How to talk to your children about divorce
Talking to your children and letting them know what is happening is going to be a huge part of the divorce process. It is very important not to blame or point fingers, i.e. “daddy cheated and mummy is leaving daddy”. Even if there are hurt feelings behind the divorce, approaching your children and speaking to them as partners to let them know that mummy and daddy won’t be together anymore will show them that you’re still working as a team. They need to know that ultimately, everyone will still be a family, even if their parents are no longer living under the same roof. This is the key to dealing with a divorce peacefully.
There will definitely be a lot of crying and the question “why” will be the main question asked of you two. Sticking to the premise of not pointing blame, a great way to explain is to say that mommy and daddy haven’t been getting along and are unhappy together. Older children may express resentment while younger children may not quite understand what is really happening. Make sure that the both of you let the children know that this will in no way affect the love that you have for them and that you will work together to make the entire transition as easy for everyone as possible.
Splitting up household items
Since “till death do us part” is no longer an option, it’s time to figure out who is going to get what. The person that is moving out may do so in advance of moving all of their belongings, just to get some breathing room for the both of you. Utilizing a storage unit to put their extra items until they are fully settled somewhere else is a great option. The longer their stuff stays in the home, the more animosity can begin to stir, especially if the divorce has some ugly stories behind it. This will also hinder any awkwardness of coming back and forth unplanned.

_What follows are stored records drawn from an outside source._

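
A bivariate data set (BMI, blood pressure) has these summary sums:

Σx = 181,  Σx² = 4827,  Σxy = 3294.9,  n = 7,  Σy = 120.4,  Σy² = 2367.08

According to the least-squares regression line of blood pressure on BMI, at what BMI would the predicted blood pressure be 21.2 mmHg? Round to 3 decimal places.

Sxx = Σx² − (Σx)²/n = 4827 − 4680.142857 = 146.857143
Sxy = Σxy − (Σx)(Σy)/n = 3294.9 − 3113.2 = 181.7
b = Sxy/Sxx = 181.7/146.857143 = 1.237257
a = ȳ − b·x̄ = 17.2 − 1.237257·25.857143 = -14.791926
Set a + b·x = 21.2: x = (21.2 − (-14.791926)) / 1.237257 = 29.090101

29.090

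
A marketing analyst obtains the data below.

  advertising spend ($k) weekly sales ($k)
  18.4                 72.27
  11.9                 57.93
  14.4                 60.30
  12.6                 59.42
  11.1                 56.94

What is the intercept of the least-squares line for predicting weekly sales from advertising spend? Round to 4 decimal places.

n = 5, Σx = 68.4, Σy = 306.86, Σxy = 4268.181, Σx² = 969.5
Sxx = Σx² − (Σx)²/n = 969.5 − 935.712 = 33.788
Sxy = Σxy − (Σx)(Σy)/n = 4268.181 − 4197.8448 = 70.3362
b = Sxy/Sxx = 70.3362/33.788 = 2.081692
a = ȳ − b·x̄ = 61.372 − 2.081692·13.68 = 32.894457

32.8945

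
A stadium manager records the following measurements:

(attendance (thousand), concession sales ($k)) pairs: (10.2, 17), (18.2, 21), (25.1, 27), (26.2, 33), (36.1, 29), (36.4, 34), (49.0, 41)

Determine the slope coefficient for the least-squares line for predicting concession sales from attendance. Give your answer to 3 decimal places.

0.587

n = 7, Σx = 201.2, Σy = 202, Σxy = 6391.4, Σx² = 6780.9
Sxx = Σx² − (Σx)²/n = 6780.9 − 5783.062857 = 997.837143
Sxy = Σxy − (Σx)(Σy)/n = 6391.4 − 5806.057143 = 585.342857
b = Sxy/Sxx = 585.342857/997.837143 = 0.586612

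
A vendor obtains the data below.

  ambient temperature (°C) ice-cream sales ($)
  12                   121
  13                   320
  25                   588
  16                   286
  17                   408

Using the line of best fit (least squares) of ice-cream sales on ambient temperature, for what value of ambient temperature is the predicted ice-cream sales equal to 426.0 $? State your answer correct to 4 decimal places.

n = 5, Σx = 83, Σy = 1723, Σxy = 31824, Σx² = 1483
Sxx = Σx² − (Σx)²/n = 1483 − 1377.8 = 105.2
Sxy = Σxy − (Σx)(Σy)/n = 31824 − 28601.8 = 3222.2
b = Sxy/Sxx = 3222.2/105.2 = 30.629278
a = ȳ − b·x̄ = 344.6 − 30.629278·16.6 = -163.846008
Set a + b·x = 426.0: x = (426.0 − (-163.846008)) / 30.629278 = 19.257588

19.2576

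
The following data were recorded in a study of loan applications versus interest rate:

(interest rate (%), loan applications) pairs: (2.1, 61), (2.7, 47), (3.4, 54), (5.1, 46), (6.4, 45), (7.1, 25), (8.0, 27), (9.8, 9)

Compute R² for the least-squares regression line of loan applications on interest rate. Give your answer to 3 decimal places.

0.867

n = 8, Σx = 44.6, Σy = 314, Σxy = 1442.9, Σx² = 300.68, Σy² = 14422
Sxx = Σx² − (Σx)²/n = 300.68 − 248.645 = 52.035
Sxy = Σxy − (Σx)(Σy)/n = 1442.9 − 1750.55 = -307.65
Syy = Σy² − (Σy)²/n = 14422 − 12324.5 = 2097.5
R² = Sxy²/(Sxx·Syy) = (-307.65)²/(52.035·2097.5) = 0.867194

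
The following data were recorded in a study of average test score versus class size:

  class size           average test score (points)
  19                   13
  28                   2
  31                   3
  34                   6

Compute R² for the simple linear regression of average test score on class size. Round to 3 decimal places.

0.556

n = 4, Σx = 112, Σy = 24, Σxy = 600, Σx² = 3262, Σy² = 218
Sxx = Σx² − (Σx)²/n = 3262 − 3136 = 126
Sxy = Σxy − (Σx)(Σy)/n = 600 − 672 = -72
Syy = Σy² − (Σy)²/n = 218 − 144 = 74
R² = Sxy²/(Sxx·Syy) = (-72)²/(126·74) = 0.555985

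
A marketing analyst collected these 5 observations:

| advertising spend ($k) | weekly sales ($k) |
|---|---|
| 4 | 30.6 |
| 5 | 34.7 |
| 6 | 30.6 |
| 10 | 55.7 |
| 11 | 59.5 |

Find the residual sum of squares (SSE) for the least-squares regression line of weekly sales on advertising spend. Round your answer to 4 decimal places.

n = 5, Σx = 36, Σy = 211.1, Σxy = 1691, Σx² = 298, Σy² = 9719.55
Sxx = Σx² − (Σx)²/n = 298 − 259.2 = 38.8
Sxy = Σxy − (Σx)(Σy)/n = 1691 − 1519.92 = 171.08
Syy = Σy² − (Σy)²/n = 9719.55 − 8912.642 = 806.908
b = Sxy/Sxx = 171.08/38.8 = 4.409278
SSE = Syy − b·Sxy = 806.908 − 4.409278·171.08 = 52.568660

52.5687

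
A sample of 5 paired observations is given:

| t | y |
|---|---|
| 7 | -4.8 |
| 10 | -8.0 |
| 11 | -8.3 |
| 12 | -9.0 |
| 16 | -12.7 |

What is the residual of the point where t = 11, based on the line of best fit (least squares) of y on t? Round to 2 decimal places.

0.09

n = 5, Σx = 56, Σy = -42.8, Σxy = -516.1, Σx² = 670
Sxx = Σx² − (Σx)²/n = 670 − 627.2 = 42.8
Sxy = Σxy − (Σx)(Σy)/n = -516.1 − (-479.36) = -36.74
b = Sxy/Sxx = -36.74/42.8 = -0.858411
a = ȳ − b·x̄ = -8.56 − (-0.858411)·11.2 = 1.054206
ŷ(11) = 1.054206 + (-0.858411)·11 = -8.388318
residual = y − ŷ = -8.3 − (-8.388318) = 0.088318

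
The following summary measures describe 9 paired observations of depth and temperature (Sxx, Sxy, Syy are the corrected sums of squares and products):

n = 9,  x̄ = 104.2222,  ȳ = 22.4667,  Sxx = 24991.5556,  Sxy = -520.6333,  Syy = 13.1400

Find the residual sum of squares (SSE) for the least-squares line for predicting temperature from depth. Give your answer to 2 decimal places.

2.29

b = Sxy/Sxx = -520.6333/24991.5556 = -0.020832
SSE = Syy − b·Sxy = 13.14 − (-0.020832)·(-520.6333) = 2.293975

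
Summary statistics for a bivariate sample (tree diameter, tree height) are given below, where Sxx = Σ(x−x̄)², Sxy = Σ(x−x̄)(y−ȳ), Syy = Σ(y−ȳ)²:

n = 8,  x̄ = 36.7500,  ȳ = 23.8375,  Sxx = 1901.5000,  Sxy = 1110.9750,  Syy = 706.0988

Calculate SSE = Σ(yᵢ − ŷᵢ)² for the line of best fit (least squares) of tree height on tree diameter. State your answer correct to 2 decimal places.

b = Sxy/Sxx = 1110.975/1901.5 = 0.584262
SSE = Syy − b·Sxy = 706.0988 − 0.584262·1110.975 = 56.997853

57.00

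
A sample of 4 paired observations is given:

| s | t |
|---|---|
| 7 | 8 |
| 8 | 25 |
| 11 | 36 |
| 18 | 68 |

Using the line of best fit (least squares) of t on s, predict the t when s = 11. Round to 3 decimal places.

n = 4, Σx = 44, Σy = 137, Σxy = 1876, Σx² = 558
Sxx = Σx² − (Σx)²/n = 558 − 484 = 74
Sxy = Σxy − (Σx)(Σy)/n = 1876 − 1507 = 369
b = Sxy/Sxx = 369/74 = 4.986486
a = ȳ − b·x̄ = 34.25 − 4.986486·11 = -20.601351
ŷ(11) = a + b·11 = -20.601351 + 4.986486·11 = 34.25

34.250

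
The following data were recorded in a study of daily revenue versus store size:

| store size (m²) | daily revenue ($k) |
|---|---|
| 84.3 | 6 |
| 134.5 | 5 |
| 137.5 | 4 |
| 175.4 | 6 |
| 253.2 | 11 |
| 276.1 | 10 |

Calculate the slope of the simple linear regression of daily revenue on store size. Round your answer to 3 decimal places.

n = 6, Σx = 1061, Σy = 42, Σxy = 8326.9, Σx² = 215209.6
Sxx = Σx² − (Σx)²/n = 215209.6 − 187620.166667 = 27589.433333
Sxy = Σxy − (Σx)(Σy)/n = 8326.9 − 7427 = 899.9
b = Sxy/Sxx = 899.9/27589.433333 = 0.032618

0.033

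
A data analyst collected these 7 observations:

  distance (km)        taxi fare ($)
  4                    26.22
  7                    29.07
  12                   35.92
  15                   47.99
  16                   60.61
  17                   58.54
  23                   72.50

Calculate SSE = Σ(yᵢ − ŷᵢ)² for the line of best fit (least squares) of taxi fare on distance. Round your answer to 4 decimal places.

131.7690

n = 7, Σx = 94, Σy = 330.85, Σxy = 5091.7, Σx² = 1508, Σy² = 17482.5935
Sxx = Σx² − (Σx)²/n = 1508 − 1262.285714 = 245.714286
Sxy = Σxy − (Σx)(Σy)/n = 5091.7 − 4442.842857 = 648.857143
Syy = Σy² − (Σy)²/n = 17482.5935 − 15637.388929 = 1845.204571
b = Sxy/Sxx = 648.857143/245.714286 = 2.640698
SSE = Syy − b·Sxy = 1845.204571 − 2.640698·648.857143 = 131.769023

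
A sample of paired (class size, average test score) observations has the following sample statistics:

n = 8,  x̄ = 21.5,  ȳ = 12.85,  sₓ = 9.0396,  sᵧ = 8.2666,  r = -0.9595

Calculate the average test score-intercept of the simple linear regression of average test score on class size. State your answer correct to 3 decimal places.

b = r · sᵧ/sₓ = -0.9595 · 8.2666/9.0396 = -0.877451
a = ȳ − b·x̄ = 12.85 − (-0.877451)·21.5 = 31.715189

31.715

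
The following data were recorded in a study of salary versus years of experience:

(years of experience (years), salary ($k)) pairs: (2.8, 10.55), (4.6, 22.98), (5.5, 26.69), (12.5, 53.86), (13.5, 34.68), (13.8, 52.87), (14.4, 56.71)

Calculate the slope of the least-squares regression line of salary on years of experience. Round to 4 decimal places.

3.2382

n = 7, Σx = 67.1, Σy = 258.34, Σxy = 2969.703, Σx² = 795.55
Sxx = Σx² − (Σx)²/n = 795.55 − 643.201429 = 152.348571
Sxy = Σxy − (Σx)(Σy)/n = 2969.703 − 2476.373429 = 493.329571
b = Sxy/Sxx = 493.329571/152.348571 = 3.238163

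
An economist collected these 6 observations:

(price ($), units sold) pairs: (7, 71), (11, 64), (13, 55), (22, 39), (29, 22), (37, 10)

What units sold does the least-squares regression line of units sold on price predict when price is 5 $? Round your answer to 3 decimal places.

74.243

n = 6, Σx = 119, Σy = 261, Σxy = 3782, Σx² = 3033
Sxx = Σx² − (Σx)²/n = 3033 − 2360.166667 = 672.833333
Sxy = Σxy − (Σx)(Σy)/n = 3782 − 5176.5 = -1394.5
b = Sxy/Sxx = -1394.5/672.833333 = -2.072579
a = ȳ − b·x̄ = 43.5 − (-2.072579)·19.833333 = 84.606143
ŷ(5) = a + b·5 = 84.606143 + (-2.072579)·5 = 74.243250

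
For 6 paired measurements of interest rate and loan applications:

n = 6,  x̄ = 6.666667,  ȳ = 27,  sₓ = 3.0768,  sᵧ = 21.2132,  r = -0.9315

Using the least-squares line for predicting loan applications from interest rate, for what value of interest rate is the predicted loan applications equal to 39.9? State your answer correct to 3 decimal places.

4.658

b = r · sᵧ/sₓ = -0.9315 · 21.2132/3.0768 = -6.422288
a = ȳ − b·x̄ = 27 − (-6.422288)·6.666667 = 69.815256
Set a + b·x = 39.9: x = (39.9 − 69.815256) / (-6.422288) = 4.658037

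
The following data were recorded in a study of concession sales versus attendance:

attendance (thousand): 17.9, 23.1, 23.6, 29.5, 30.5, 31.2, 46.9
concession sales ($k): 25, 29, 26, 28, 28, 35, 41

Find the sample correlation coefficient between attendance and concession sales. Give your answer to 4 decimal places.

n = 7, Σx = 202.7, Σy = 212, Σxy = 6425.9, Σx² = 6384.53, Σy² = 6616
Sxx = Σx² − (Σx)²/n = 6384.53 − 5869.612857 = 514.917143
Sxy = Σxy − (Σx)(Σy)/n = 6425.9 − 6138.914286 = 286.985714
Syy = Σy² − (Σy)²/n = 6616 − 6420.571429 = 195.428571
r = Sxy/√(Sxx·Syy) = 286.985714/√(100629.521633) = 286.985714/317.221566 = 0.904685

0.9047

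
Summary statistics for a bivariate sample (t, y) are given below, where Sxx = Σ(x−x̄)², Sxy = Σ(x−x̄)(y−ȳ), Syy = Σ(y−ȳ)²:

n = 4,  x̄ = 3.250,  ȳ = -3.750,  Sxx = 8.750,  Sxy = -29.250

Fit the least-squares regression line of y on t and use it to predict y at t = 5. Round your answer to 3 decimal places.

-9.600

b = Sxy/Sxx = -29.25/8.75 = -3.342857
a = ȳ − b·x̄ = -3.75 − (-3.342857)·3.25 = 7.114286
ŷ(5) = a + b·5 = 7.114286 + (-3.342857)·5 = -9.6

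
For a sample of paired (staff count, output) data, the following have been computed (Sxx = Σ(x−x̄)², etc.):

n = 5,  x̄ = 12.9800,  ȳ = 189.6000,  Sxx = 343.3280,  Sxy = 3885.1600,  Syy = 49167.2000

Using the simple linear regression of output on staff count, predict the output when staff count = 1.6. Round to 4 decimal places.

60.8219

b = Sxy/Sxx = 3885.16/343.328 = 11.316176
a = ȳ − b·x̄ = 189.6 − 11.316176·12.98 = 42.716038
ŷ(1.6) = a + b·1.6 = 42.716038 + 11.316176·1.6 = 60.821920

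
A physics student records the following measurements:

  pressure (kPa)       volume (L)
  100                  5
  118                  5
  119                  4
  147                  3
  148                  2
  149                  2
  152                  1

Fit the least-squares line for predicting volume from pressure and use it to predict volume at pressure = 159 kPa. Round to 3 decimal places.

1.333

n = 7, Σx = 933, Σy = 22, Σxy = 2753, Σx² = 126903
Sxx = Σx² − (Σx)²/n = 126903 − 124355.571429 = 2547.428571
Sxy = Σxy − (Σx)(Σy)/n = 2753 − 2932.285714 = -179.285714
b = Sxy/Sxx = -179.285714/2547.428571 = -0.070379
a = ȳ − b·x̄ = 3.142857 − (-0.070379)·133.285714 = 12.523385
ŷ(159) = a + b·159 = 12.523385 + (-0.070379)·159 = 1.333109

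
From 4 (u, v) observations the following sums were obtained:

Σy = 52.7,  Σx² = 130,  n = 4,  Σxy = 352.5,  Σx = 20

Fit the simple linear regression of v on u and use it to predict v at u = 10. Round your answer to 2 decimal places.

Sxx = Σx² − (Σx)²/n = 130 − 100 = 30
Sxy = Σxy − (Σx)(Σy)/n = 352.5 − 263.5 = 89
b = Sxy/Sxx = 89/30 = 2.966667
a = ȳ − b·x̄ = 13.175 − 2.966667·5 = -1.658333
ŷ(10) = a + b·10 = -1.658333 + 2.966667·10 = 28.008333

28.01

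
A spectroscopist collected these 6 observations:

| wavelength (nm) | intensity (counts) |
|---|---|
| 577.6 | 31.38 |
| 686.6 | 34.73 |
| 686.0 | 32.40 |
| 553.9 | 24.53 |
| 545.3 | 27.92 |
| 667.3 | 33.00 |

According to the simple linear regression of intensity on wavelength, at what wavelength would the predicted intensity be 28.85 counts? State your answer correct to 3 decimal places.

n = 6, Σx = 3716.7, Σy = 183.96, Σxy = 115029.949, Σx² = 2325083.91
Sxx = Σx² − (Σx)²/n = 2325083.91 − 2302309.815 = 22774.095
Sxy = Σxy − (Σx)(Σy)/n = 115029.949 − 113954.022 = 1075.927
b = Sxy/Sxx = 1075.927/22774.095 = 0.047243
a = ȳ − b·x̄ = 30.66 − 0.047243·619.45 = 1.395040
Set a + b·x = 28.85: x = (28.85 − 1.395040) / 0.047243 = 581.137817

581.138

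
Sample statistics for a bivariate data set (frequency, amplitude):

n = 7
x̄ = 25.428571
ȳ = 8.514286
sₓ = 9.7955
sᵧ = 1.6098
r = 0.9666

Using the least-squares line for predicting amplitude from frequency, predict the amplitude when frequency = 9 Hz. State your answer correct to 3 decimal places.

b = r · sᵧ/sₓ = 0.9666 · 1.6098/9.7955 = 0.158852
a = ȳ − b·x̄ = 8.514286 − 0.158852·25.428571 = 4.474912
ŷ(9) = a + b·9 = 4.474912 + 0.158852·9 = 5.904578

5.905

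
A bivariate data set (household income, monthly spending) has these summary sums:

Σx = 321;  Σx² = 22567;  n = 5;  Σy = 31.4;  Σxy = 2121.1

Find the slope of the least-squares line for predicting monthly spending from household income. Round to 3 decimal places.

0.054

Sxx = Σx² − (Σx)²/n = 22567 − 20608.2 = 1958.8
Sxy = Σxy − (Σx)(Σy)/n = 2121.1 − 2015.88 = 105.22
b = Sxy/Sxx = 105.22/1958.8 = 0.053717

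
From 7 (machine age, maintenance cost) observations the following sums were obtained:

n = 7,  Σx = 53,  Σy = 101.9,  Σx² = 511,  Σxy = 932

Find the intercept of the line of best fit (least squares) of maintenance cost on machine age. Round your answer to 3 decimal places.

3.483

Sxx = Σx² − (Σx)²/n = 511 − 401.285714 = 109.714286
Sxy = Σxy − (Σx)(Σy)/n = 932 − 771.528571 = 160.471429
b = Sxy/Sxx = 160.471429/109.714286 = 1.462630
a = ȳ − b·x̄ = 14.557143 − 1.462630·7.571429 = 3.482943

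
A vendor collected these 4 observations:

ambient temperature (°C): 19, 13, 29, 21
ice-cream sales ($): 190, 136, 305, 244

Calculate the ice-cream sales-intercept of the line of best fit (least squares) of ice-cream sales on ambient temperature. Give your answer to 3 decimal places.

n = 4, Σx = 82, Σy = 875, Σxy = 19347, Σx² = 1812
Sxx = Σx² − (Σx)²/n = 1812 − 1681 = 131
Sxy = Σxy − (Σx)(Σy)/n = 19347 − 17937.5 = 1409.5
b = Sxy/Sxx = 1409.5/131 = 10.759542
a = ȳ − b·x̄ = 218.75 − 10.759542·20.5 = -1.820611

-1.821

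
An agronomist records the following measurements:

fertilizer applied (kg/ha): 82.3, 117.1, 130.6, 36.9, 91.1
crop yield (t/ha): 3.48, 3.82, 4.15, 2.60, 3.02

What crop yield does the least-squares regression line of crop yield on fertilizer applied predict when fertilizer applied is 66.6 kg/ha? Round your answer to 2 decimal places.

n = 5, Σx = 458, Σy = 17.07, Σxy = 1646.778, Σx² = 47202.88
Sxx = Σx² − (Σx)²/n = 47202.88 − 41952.8 = 5250.08
Sxy = Σxy − (Σx)(Σy)/n = 1646.778 − 1563.612 = 83.166
b = Sxy/Sxx = 83.166/5250.08 = 0.015841
a = ȳ − b·x̄ = 3.414 − 0.015841·91.6 = 1.962973
ŷ(66.6) = a + b·66.6 = 1.962973 + 0.015841·66.6 = 3.017977

3.02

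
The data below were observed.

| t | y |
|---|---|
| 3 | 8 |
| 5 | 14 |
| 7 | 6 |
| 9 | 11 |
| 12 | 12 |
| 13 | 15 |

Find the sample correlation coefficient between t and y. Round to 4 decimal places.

n = 6, Σx = 49, Σy = 66, Σxy = 574, Σx² = 477, Σy² = 786
Sxx = Σx² − (Σx)²/n = 477 − 400.166667 = 76.833333
Sxy = Σxy − (Σx)(Σy)/n = 574 − 539 = 35
Syy = Σy² − (Σy)²/n = 786 − 726 = 60
r = Sxy/√(Sxx·Syy) = 35/√(4610) = 35/67.896981 = 0.515487

0.5155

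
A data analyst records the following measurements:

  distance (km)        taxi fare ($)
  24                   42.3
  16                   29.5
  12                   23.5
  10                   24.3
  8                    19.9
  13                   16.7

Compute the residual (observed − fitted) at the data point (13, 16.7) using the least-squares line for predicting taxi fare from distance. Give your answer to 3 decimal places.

-8.153

n = 6, Σx = 83, Σy = 156.2, Σxy = 2388.5, Σx² = 1309
Sxx = Σx² − (Σx)²/n = 1309 − 1148.166667 = 160.833333
Sxy = Σxy − (Σx)(Σy)/n = 2388.5 − 2160.766667 = 227.733333
b = Sxy/Sxx = 227.733333/160.833333 = 1.415959
a = ȳ − b·x̄ = 26.033333 − 1.415959·13.833333 = 6.445907
ŷ(13) = 6.445907 + 1.415959·13 = 24.853368
residual = y − ŷ = 16.7 − 24.853368 = -8.153368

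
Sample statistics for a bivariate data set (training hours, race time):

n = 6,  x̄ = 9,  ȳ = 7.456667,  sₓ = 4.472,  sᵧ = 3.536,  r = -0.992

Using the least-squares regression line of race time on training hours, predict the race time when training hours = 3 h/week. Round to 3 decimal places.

12.163

b = r · sᵧ/sₓ = -0.992 · 3.536/4.472 = -0.784372
a = ȳ − b·x̄ = 7.456667 − (-0.784372)·9 = 14.516016
ŷ(3) = a + b·3 = 14.516016 + (-0.784372)·3 = 12.162900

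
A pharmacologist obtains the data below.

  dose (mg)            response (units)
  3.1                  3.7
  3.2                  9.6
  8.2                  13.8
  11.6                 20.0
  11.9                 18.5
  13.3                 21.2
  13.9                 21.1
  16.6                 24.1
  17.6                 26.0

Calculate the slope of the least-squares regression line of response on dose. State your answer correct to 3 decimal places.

n = 9, Σx = 99.4, Σy = 158, Σxy = 2040.41, Σx² = 1318.68
Sxx = Σx² − (Σx)²/n = 1318.68 − 1097.817778 = 220.862222
Sxy = Σxy − (Σx)(Σy)/n = 2040.41 − 1745.022222 = 295.387778
b = Sxy/Sxx = 295.387778/220.862222 = 1.337430

1.337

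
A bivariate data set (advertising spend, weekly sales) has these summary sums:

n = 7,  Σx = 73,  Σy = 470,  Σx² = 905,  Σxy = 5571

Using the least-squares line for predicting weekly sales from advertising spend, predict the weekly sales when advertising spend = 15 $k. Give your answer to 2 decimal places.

Sxx = Σx² − (Σx)²/n = 905 − 761.285714 = 143.714286
Sxy = Σxy − (Σx)(Σy)/n = 5571 − 4901.428571 = 669.571429
b = Sxy/Sxx = 669.571429/143.714286 = 4.659046
a = ȳ − b·x̄ = 67.142857 − 4.659046·10.428571 = 18.555666
ŷ(15) = a + b·15 = 18.555666 + 4.659046·15 = 88.441352

88.44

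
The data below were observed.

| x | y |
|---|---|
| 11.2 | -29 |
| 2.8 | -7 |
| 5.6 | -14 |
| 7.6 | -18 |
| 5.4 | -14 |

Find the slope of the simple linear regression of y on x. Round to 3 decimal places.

-2.578

n = 5, Σx = 32.6, Σy = -82, Σxy = -635.2, Σx² = 251.56
Sxx = Σx² − (Σx)²/n = 251.56 − 212.552 = 39.008
Sxy = Σxy − (Σx)(Σy)/n = -635.2 − (-534.64) = -100.56
b = Sxy/Sxx = -100.56/39.008 = -2.577933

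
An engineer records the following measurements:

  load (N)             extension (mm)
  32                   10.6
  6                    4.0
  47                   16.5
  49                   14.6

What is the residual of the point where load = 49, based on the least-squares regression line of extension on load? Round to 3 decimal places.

n = 4, Σx = 134, Σy = 45.7, Σxy = 1854.1, Σx² = 5670
Sxx = Σx² − (Σx)²/n = 5670 − 4489 = 1181
Sxy = Σxy − (Σx)(Σy)/n = 1854.1 − 1530.95 = 323.15
b = Sxy/Sxx = 323.15/1181 = 0.273624
a = ȳ − b·x̄ = 11.425 − 0.273624·33.5 = 2.258594
ŷ(49) = 2.258594 + 0.273624·49 = 15.666173
residual = y − ŷ = 14.6 − 15.666173 = -1.066173

-1.066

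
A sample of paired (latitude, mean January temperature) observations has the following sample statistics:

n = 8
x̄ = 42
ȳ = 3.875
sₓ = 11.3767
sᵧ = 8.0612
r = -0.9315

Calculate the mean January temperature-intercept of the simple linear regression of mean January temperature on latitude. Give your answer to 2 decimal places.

b = r · sᵧ/sₓ = -0.9315 · 8.0612/11.3767 = -0.660034
a = ȳ − b·x̄ = 3.875 − (-0.660034)·42 = 31.596424

31.60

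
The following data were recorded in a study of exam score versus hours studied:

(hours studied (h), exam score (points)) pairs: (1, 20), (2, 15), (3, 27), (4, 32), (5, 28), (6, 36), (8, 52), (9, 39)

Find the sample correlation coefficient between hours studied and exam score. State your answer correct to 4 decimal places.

0.8757

n = 8, Σx = 38, Σy = 249, Σxy = 1382, Σx² = 236, Σy² = 8683
Sxx = Σx² − (Σx)²/n = 236 − 180.5 = 55.5
Sxy = Σxy − (Σx)(Σy)/n = 1382 − 1182.75 = 199.25
Syy = Σy² − (Σy)²/n = 8683 − 7750.125 = 932.875
r = Sxy/√(Sxx·Syy) = 199.25/√(51774.5625) = 199.25/227.540244 = 0.875669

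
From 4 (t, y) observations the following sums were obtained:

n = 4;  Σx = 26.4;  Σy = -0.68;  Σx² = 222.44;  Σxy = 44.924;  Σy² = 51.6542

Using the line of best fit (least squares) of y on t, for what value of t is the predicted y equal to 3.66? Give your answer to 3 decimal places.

10.336

Sxx = Σx² − (Σx)²/n = 222.44 − 174.24 = 48.2
Sxy = Σxy − (Σx)(Σy)/n = 44.924 − (-4.488) = 49.412
b = Sxy/Sxx = 49.412/48.2 = 1.025145
a = ȳ − b·x̄ = -0.17 − 1.025145·6.6 = -6.935959
Set a + b·x = 3.66: x = (3.66 − (-6.935959)) / 1.025145 = 10.336056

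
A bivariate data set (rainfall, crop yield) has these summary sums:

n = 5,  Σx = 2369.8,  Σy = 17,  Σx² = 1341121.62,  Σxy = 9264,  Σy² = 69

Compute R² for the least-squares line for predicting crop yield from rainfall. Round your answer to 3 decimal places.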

It is imperative to be fair and just during the process of dividing everything up. For instance, the person that will be keeping the children for the greatest portion of the time should be able to keep most of the furnishings and electronics that are used by the children. Focus should start with items that are need based for each individual and then move on to more sentimental and superficial items.
Keep a positive mindset
While splitting up your family is never ideal, remaining positive and focusing on your future, growing, healing and moving forward toward happiness is a great way to get beyond the ugliness of divorce. Stay true to yourself; remember that this was someone you were once in love with so that you can maintain an air of friendship and amicability in rearing your children. Also, look at the situation as a new beginning, not just an ending. You never know what will come for you next, since as one chapter in life ends, another begins that can push you in a direction that you may not have otherwise experienced. Smile and embrace what your life can become and you’ll gain some peace of mind.